Il résulte de ce qui précède que l’arrêté attaqué est entaché des vices tenant à la méconnaissance des articles 11 Ua, 2.8 Ua et 2.7 Ua du règlement du plan local d’urbanisme de Geudertheim. Ces vices n’affectent que des parties identifiables du projet et peuvent être régularisés par la délivrance d’une autorisation remédiant aux irrégularités relevées, à la suite d’une demande du pétitionnaire en ce sens.
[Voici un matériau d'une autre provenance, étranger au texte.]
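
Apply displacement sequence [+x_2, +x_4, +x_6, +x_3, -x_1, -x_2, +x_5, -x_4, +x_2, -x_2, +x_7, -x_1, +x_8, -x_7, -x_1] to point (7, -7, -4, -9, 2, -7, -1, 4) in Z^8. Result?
(4, -7, -3, -9, 3, -6, -1, 5)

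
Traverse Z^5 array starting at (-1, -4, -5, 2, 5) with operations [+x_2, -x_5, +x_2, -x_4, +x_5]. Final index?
(-1, -2, -5, 1, 5)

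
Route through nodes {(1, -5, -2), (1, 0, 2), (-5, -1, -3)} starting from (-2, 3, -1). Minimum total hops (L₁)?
29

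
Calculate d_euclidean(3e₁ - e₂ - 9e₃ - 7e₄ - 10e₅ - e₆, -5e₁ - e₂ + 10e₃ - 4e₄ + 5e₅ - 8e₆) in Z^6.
26.6083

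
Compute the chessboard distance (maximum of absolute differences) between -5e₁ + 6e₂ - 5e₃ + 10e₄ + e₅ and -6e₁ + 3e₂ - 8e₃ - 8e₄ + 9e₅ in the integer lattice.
18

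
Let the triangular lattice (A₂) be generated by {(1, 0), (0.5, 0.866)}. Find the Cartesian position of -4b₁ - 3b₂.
(-5.5, -2.598)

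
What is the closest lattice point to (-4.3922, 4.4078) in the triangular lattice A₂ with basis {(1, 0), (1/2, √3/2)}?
(-4.5, 4.33)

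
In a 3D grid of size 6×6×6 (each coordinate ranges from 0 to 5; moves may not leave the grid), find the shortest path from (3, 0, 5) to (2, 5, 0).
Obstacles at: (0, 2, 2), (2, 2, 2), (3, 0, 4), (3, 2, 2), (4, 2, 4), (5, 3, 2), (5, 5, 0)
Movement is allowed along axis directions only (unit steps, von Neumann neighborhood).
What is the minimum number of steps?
11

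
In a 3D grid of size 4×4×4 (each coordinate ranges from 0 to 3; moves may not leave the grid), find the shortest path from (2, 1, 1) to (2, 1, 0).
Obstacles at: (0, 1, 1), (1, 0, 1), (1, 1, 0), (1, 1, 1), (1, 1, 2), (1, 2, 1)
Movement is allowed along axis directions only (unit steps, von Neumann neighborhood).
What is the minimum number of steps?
1
(one shortest path: (2, 1, 1) → (2, 1, 0))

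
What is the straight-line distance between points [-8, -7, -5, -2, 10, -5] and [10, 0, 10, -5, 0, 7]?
29.1719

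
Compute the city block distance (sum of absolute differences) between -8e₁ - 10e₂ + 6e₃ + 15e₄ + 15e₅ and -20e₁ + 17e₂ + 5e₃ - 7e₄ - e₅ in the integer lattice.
78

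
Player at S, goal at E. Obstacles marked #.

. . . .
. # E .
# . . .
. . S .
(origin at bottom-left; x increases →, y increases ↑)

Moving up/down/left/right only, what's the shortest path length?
2
(one shortest path: (2, 0) → (2, 1) → (2, 2))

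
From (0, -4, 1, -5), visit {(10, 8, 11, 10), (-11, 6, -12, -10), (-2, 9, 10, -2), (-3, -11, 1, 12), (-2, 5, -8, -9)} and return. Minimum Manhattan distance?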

En application de l’article L. 600-5 précité, il y a lieu, dans les circonstances de l’espèce, d’accorder au titulaire de l’autorisation un délai de trois mois à compter de la notification du présent jugement pour solliciter la régularisation du permis sur ces points.
Sur les frais du litige :
Les dispositions de l’article L. 761-1 du code de justice administrative font obstacle à ce que soit mise à la charge de Mme B…, qui n’est pas dans la présente instance la partie perdante, la somme demandée par la commune de Geudertheim et par la société Habitat de l’Ill au titre des frais exposés par elles et non compris dans les dépens.
Il y a lieu, en revanche, de faire application de ces dispositions et de mettre à la charge respective de la commune de Geudertheim et de la société Habitat de l’Ill la somme de 1 500 euros au titre des frais exposés par Mme B… et non compris dans les dépens.
D E C I D E :
L’arrêté du maire de la commune de Geudertheim en date du 4 mars 2025 est annulé en tant qu’il méconnaît les dispositions des articles 11 Ua, 2.8 Ua et 2.7 Ua du règlement du plan local d’urbanisme de Geudertheim et L.152-6-1 du code de l’urbanisme.
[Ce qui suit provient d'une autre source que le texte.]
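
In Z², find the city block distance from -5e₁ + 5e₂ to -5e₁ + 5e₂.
0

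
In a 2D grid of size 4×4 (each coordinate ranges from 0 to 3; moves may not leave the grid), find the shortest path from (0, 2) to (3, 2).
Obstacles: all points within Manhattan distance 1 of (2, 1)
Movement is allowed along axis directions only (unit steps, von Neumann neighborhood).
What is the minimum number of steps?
5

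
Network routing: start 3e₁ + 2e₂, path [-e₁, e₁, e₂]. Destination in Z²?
(3, 3)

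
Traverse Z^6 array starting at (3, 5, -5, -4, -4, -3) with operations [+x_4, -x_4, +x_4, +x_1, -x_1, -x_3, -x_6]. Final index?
(3, 5, -6, -3, -4, -4)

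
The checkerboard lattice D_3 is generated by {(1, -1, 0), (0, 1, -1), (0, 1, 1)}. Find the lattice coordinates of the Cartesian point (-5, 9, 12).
-5b₁ - 4b₂ + 8b₃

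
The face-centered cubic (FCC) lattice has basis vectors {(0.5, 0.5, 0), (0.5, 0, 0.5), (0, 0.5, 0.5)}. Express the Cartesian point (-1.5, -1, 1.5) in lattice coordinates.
-4b₁ + b₂ + 2b₃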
Le délai dans lequel société Habitat de l’Ill pourra demander la régularisation du permis en litige est fixé à trois mois à compter de la notification du présent jugement.
La commune de Geudertheim versera la somme de 1 500 (mille cinq cents) euros à Mme B… en application des dispositions de l’article L. 761-1 du code de justice administrative.
La société Habitat de l’Ill versera la somme de 1 500 (mille cinq cents) euros à Mme B… en application des dispositions de l’article L. 761-1 du code de justice administrative.
Le présent jugement sera notifié à Mme A… B…, à société Habitat de l’Ill et à la commune de Geudertheim.
Délibéré après l’audience du 29 janvier 2026, à laquelle siégeaient :
Mme Dulmet, présidente,
Mme Perabo Bonnet, première conseillère,
M. Latieule, conseiller.
Rendu public par mise à disposition au greffe, le 11 février 2026.
La rapporteure,
L. Perabo Bonnet
La présidente,
Dulmet
La greffière,
H. Chroat
La République mande et ordonne au préfet du Bas-Rhin en ce qui le concerne ou à tous commissaires de justice à ce requis en ce qui concerne les voies de droit commun contre les parties privées, de pourvoir à l’exécution de la présente décision.